The planned high speed rail project to link London to Birmingham from 2026 with extensions to Manchester and Leeds via Sheffield due to be finished by 2032 has hit the headlines in the UK once more.
The Institute of Directors (IoD), a business lobby group, has beseeched the government to quit high-speed rail project which has polarised the population. An IoD survey of its members showed that HS2 is not at all popular with UK businesses with the The IoD’s director general, Simon Walker, describing the project as “one grand folly”.
Not the least of peoples concerns over the project is the £42.6bn price tag the government has attached to it, while the Institute of Economic Affairs has predicted the final cost could rise to more than £80bn (something I’m inclined to agree with when it comes to governmental spending predictions).

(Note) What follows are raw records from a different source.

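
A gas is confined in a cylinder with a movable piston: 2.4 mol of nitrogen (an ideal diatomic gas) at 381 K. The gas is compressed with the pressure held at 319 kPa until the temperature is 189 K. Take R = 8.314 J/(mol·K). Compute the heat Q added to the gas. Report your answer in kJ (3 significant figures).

Isobaric: W = nRΔT = (2.4)(8.314)(-192) = -3831 J.
ΔU = nCᵥΔT with Cᵥ = 5R/2: ΔU = (2.4)(20.79)(-192) = -9578 J.
Q = ΔU + W = -9578 − 3831 = -13409 J.

Q ≈ -13.4 kJ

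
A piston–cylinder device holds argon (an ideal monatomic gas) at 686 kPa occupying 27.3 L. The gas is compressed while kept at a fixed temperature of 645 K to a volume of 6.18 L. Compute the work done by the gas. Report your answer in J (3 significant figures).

W ≈ -27800 J

Isothermal: W = nRT ln(V₂/V₁) = P₁V₁ ln(V₂/V₁).
P₁V₁ = (686 kPa)(27.3 L) = 18728 J.
W = 18728 × ln(6.18/27.3) = 18728 × -1.486
W_by_gas = -27821 J.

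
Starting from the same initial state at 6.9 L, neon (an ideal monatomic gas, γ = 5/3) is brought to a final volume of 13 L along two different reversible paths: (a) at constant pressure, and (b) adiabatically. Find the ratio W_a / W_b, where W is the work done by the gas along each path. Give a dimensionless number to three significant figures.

W_a / W_b ≈ 1.71

Path (a) isobaric: W = P₁(V₂ − V₁) → W_a/(P₁V₁) = 0.8841.
Path (b) adiabatic: W = P₁V₁(1 − (V₁/V₂)^(γ−1))/(γ−1) → W_b/(P₁V₁) = 0.5167.
W_a / W_b = 0.8841 / 0.5167 = 1.711.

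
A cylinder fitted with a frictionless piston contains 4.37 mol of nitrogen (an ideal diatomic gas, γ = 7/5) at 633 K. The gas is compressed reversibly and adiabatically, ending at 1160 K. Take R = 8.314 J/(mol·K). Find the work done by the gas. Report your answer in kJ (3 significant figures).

W ≈ -47.9 kJ

Adiabatic ⇒ Q = 0, so W_by = −ΔU = nCᵥ(T₁ − T₂).
Cᵥ = 5R/2 = 20.79 J/(mol·K).
W = (4.37)(20.79)(633 − 1160) = -47868 J.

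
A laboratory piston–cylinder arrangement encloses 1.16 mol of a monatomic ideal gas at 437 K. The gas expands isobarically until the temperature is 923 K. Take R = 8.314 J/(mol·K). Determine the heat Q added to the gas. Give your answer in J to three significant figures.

Isobaric: W = nRΔT = (1.16)(8.314)(486) = 4687 J.
ΔU = nCᵥΔT with Cᵥ = 3R/2: ΔU = (1.16)(12.47)(486) = 7031 J.
Q = ΔU + W = 7031 + 4687 = 11718 J.

Q ≈ 11700 J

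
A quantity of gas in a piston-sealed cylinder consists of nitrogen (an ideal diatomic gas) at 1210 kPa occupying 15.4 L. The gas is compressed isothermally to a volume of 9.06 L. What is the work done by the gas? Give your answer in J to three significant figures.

W ≈ -9890 J

Isothermal: W = nRT ln(V₂/V₁) = P₁V₁ ln(V₂/V₁).
P₁V₁ = (1210 kPa)(15.4 L) = 18634 J.
W = 18634 × ln(9.06/15.4) = 18634 × -0.5305
W_by_gas = -9885 J.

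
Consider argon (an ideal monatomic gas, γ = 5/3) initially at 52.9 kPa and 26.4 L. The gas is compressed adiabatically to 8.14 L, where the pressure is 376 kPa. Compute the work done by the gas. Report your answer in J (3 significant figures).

W ≈ -2500 J

Adiabatic: W = (P₁V₁ − P₂V₂)/(γ − 1) with γ = 5/3.
P₁V₁ = 1397 J, P₂V₂ = 3061 J.
W = (1397 − 3061) / 0.6667 = -2496 J.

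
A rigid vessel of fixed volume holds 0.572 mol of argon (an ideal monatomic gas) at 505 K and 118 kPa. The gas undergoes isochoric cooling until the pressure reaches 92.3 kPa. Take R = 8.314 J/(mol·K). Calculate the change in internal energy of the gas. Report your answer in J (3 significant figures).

ΔU ≈ -785 J

Constant volume ⇒ W = 0, so Q = ΔU = nCᵥΔT with Cᵥ = 3R/2 = 12.47 J/(mol·K).
At constant V, T₂/T₁ = P₂/P₁ ⇒ ΔT = T₁(P₂/P₁ − 1) = 505·(92.3/118 − 1) = -110 K.
ΔU = (0.572)(12.47)(-110) = -784.6 J.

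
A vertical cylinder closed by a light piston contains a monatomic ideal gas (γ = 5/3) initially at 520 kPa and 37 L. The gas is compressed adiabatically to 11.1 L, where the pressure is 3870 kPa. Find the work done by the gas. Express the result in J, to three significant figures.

W ≈ -35600 J

Adiabatic: W = (P₁V₁ − P₂V₂)/(γ − 1) with γ = 5/3.
P₁V₁ = 19240 J, P₂V₂ = 42957 J.
W = (19240 − 42957) / 0.6667 = -35575 J.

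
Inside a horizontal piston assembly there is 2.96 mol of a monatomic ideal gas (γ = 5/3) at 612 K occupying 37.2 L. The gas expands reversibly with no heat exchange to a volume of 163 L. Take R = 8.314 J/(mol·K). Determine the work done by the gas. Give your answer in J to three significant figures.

W ≈ 14200 J

Adiabatic: TV^(γ−1) = const with γ = 5/3.
T₂ = T₁ (V₁/V₂)^(γ−1) = 612 × (37.2/163)^0.667 = 612 × 0.3735 = 228.6 K.
W_by = nCᵥ(T₁ − T₂) = (2.96)(12.47)(612 − 228.6) = 14155 J.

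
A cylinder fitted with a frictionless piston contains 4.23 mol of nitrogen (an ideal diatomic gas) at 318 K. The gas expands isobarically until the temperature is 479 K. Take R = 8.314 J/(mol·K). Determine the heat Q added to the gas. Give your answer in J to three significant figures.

Isobaric: W = nRΔT = (4.23)(8.314)(161) = 5662 J.
ΔU = nCᵥΔT with Cᵥ = 5R/2: ΔU = (4.23)(20.79)(161) = 14155 J.
Q = ΔU + W = 14155 + 5662 = 19817 J.

Q ≈ 19800 J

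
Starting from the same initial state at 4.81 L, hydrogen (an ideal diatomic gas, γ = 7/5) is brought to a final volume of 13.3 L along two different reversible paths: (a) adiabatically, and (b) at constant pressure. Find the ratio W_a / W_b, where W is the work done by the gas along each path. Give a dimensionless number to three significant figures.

W_a / W_b ≈ 0.473

Path (a) adiabatic: W = P₁V₁(1 − (V₁/V₂)^(γ−1))/(γ−1) → W_a/(P₁V₁) = 0.8356.
Path (b) isobaric: W = P₁(V₂ − V₁) → W_b/(P₁V₁) = 1.765.
W_a / W_b = 0.8356 / 1.765 = 0.4734.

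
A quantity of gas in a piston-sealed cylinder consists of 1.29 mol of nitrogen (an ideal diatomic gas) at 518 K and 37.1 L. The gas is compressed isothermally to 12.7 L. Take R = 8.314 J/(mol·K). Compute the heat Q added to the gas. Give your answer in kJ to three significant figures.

Q ≈ -5.96 kJ

Isothermal ⇒ ΔU = 0, so Q = W = nRT ln(V₂/V₁).
Q = (1.29)(8.314)(518) ln(12.7/37.1) = 5556 × -1.072 = -5956 J.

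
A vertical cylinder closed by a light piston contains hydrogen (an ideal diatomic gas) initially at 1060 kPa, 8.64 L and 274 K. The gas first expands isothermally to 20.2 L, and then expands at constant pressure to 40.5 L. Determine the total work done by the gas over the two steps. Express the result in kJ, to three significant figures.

Step 1 (isothermal): W = P₁V₁ ln(V₂/V₁) = (9158) ln(20.2/8.64) = 7778 J.
After step 1: P = 453.4 kPa, V = 20.2 L, T = 274 K.
Step 2 (isobaric): W = PΔV = (453.4 kPa)(40.5 − 20.2 L) = 9204 J.
W_total = 7778 + 9204 = 16982 J.

W_total ≈ 17.0 kJ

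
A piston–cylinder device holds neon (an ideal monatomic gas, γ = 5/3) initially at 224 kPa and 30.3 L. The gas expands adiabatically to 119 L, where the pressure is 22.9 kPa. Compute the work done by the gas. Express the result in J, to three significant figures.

Adiabatic: W = (P₁V₁ − P₂V₂)/(γ − 1) with γ = 5/3.
P₁V₁ = 6787 J, P₂V₂ = 2725 J.
W = (6787 − 2725) / 0.6667 = 6093 J.

W ≈ 6090 J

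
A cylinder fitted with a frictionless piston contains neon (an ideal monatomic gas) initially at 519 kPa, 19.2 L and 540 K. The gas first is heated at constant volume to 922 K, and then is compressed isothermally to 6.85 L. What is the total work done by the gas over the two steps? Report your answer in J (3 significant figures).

W_total ≈ -17500 J

Step 1 (isochoric): W = 0 (constant volume).
After step 1: P = 886.1 kPa (V unchanged).
Step 2 (isothermal): W = P₁V₁ ln(V₂/V₁) = (17014) ln(6.85/19.2) = -17536 J.
W_total = 0 − 17536 = -17536 J.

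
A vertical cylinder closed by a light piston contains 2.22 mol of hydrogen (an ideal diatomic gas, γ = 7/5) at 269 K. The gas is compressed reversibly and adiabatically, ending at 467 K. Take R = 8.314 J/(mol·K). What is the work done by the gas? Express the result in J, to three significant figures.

W ≈ -9140 J

Adiabatic ⇒ Q = 0, so W_by = −ΔU = nCᵥ(T₁ − T₂).
Cᵥ = 5R/2 = 20.79 J/(mol·K).
W = (2.22)(20.79)(269 − 467) = -9136 J.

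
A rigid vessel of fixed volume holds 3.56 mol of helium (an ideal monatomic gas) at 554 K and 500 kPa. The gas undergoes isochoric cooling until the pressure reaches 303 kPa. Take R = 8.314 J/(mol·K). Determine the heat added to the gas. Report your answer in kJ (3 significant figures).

Q ≈ -9.69 kJ

Constant volume ⇒ W = 0, so Q = ΔU = nCᵥΔT with Cᵥ = 3R/2 = 12.47 J/(mol·K).
At constant V, T₂/T₁ = P₂/P₁ ⇒ ΔT = T₁(P₂/P₁ − 1) = 554·(303/500 − 1) = -218.3 K.
ΔU = (3.56)(12.47)(-218.3) = -9691 J.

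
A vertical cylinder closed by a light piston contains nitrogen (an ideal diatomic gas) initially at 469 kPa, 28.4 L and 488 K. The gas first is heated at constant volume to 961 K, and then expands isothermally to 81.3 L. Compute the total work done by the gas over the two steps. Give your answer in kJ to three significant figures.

Step 1 (isochoric): W = 0 (constant volume).
After step 1: P = 923.6 kPa (V unchanged).
Step 2 (isothermal): W = P₁V₁ ln(V₂/V₁) = (26230) ln(81.3/28.4) = 27587 J.
W_total = 0 + 27587 = 27587 J.

W_total ≈ 27.6 kJ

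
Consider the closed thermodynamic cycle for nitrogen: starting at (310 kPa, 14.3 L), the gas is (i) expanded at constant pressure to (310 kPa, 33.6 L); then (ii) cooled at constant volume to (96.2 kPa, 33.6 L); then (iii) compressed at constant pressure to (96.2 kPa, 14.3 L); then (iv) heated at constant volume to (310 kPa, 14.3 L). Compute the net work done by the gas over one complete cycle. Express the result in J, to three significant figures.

W_net ≈ 4130 J

Constant-volume legs do no work.
W(i) = (310)(33.6 − 14.3) = 5983 J; W(iii) = (96.2)(14.3 − 33.6) = -1857 J.
W_net = 5983 − 1857 = 4126 J (the clockwise enclosed area).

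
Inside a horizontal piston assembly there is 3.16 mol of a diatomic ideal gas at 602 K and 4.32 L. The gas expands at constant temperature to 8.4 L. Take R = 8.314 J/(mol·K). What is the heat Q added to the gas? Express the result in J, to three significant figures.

Q ≈ 10500 J

Isothermal ⇒ ΔU = 0, so Q = W = nRT ln(V₂/V₁).
Q = (3.16)(8.314)(602) ln(8.4/4.32) = 15816 × 0.665 = 10517 J.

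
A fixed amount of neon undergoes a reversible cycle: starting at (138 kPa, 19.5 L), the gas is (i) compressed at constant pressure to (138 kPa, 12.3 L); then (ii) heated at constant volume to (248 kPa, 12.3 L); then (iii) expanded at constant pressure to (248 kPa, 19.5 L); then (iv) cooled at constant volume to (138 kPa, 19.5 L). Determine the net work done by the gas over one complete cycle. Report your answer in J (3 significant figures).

Constant-volume legs do no work.
W(i) = (138)(12.3 − 19.5) = -993.6 J; W(iii) = (248)(19.5 − 12.3) = 1786 J.
W_net = -993.6 + 1786 = 792 J (the clockwise enclosed area).

W_net ≈ 792 J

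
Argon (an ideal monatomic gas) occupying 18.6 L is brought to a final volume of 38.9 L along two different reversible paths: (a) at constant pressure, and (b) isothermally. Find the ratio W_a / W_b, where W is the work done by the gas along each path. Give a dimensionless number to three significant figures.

W_a / W_b ≈ 1.48

Path (a) isobaric: W = P₁(V₂ − V₁) → W_a/(P₁V₁) = 1.091.
Path (b) isothermal: W = P₁V₁ ln(V₂/V₁) → W_b/(P₁V₁) = 0.7378.
W_a / W_b = 1.091 / 0.7378 = 1.479.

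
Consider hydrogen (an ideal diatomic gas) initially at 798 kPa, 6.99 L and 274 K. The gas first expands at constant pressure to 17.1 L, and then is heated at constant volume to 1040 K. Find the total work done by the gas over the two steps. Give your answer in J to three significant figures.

Step 1 (isobaric): W = PΔV = (798 kPa)(17.1 − 6.99 L) = 8068 J.
Step 2 (isochoric): W = 0 (constant volume).
W_total = 8068 + 0 = 8068 J.

W_total ≈ 8070 J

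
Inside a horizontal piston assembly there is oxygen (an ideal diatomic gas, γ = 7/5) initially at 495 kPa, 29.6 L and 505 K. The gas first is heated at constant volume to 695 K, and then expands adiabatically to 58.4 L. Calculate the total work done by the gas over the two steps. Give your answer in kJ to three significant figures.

W_total ≈ 12.0 kJ

Step 1 (isochoric): W = 0 (constant volume).
After step 1: P = 681.2 kPa (V unchanged).
Step 2 (adiabatic): W = (P₁V₁ − P₂V₂)/(γ−1) = (20165 − 15365)/0.4 = 11998 J.
W_total = 0 + 11998 = 11998 J.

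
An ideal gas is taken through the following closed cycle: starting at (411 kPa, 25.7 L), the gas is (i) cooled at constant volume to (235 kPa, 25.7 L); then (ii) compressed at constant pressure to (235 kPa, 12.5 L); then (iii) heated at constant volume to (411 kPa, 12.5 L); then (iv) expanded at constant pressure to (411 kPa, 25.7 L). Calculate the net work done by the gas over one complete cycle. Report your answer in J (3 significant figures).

Constant-volume legs do no work.
W(ii) = (235)(12.5 − 25.7) = -3102 J; W(iv) = (411)(25.7 − 12.5) = 5425 J.
W_net = -3102 + 5425 = 2323 J (the clockwise enclosed area).

W_net ≈ 2320 J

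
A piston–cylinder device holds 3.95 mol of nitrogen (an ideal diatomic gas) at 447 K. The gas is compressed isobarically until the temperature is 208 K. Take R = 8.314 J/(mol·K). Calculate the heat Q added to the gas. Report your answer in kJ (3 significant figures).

Q ≈ -27.5 kJ

Isobaric: W = nRΔT = (3.95)(8.314)(-239) = -7849 J.
ΔU = nCᵥΔT with Cᵥ = 5R/2: ΔU = (3.95)(20.79)(-239) = -19622 J.
Q = ΔU + W = -19622 − 7849 = -27471 J.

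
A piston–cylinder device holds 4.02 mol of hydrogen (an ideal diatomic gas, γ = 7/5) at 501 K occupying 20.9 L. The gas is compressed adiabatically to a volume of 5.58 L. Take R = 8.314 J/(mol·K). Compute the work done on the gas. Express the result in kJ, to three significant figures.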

One of Mr Walker’s more astute criticisms is that the cost-benefit analysis was conducted at a time when a newspaper was a more common sight on the train than a laptop, when, unless you could carry a filing cabinet on your back, the train was as far removed from your office as the garden shed.
This is no longer the case. Despite some backward looking big firms that should know better we are moving to a world where the office is whereever there is wi-fi and the commute is just another part of the working day, along with the business lunch and the breakfast briefing.
Walker’s comments do raise the question that if things have changed to such an extent (and it seems still are changing as this the pro-HS2 vote is down 13pp from a similar survey conducted in August 2011) where will we be in 2032 when these long-term projects are finally completed?
Are we investing in something that, like the eerie Chinese ghost cities, will stand empty and unused once the final payment has been made, as the march of progress moves us faster than the HS2’s paltry 300km/h?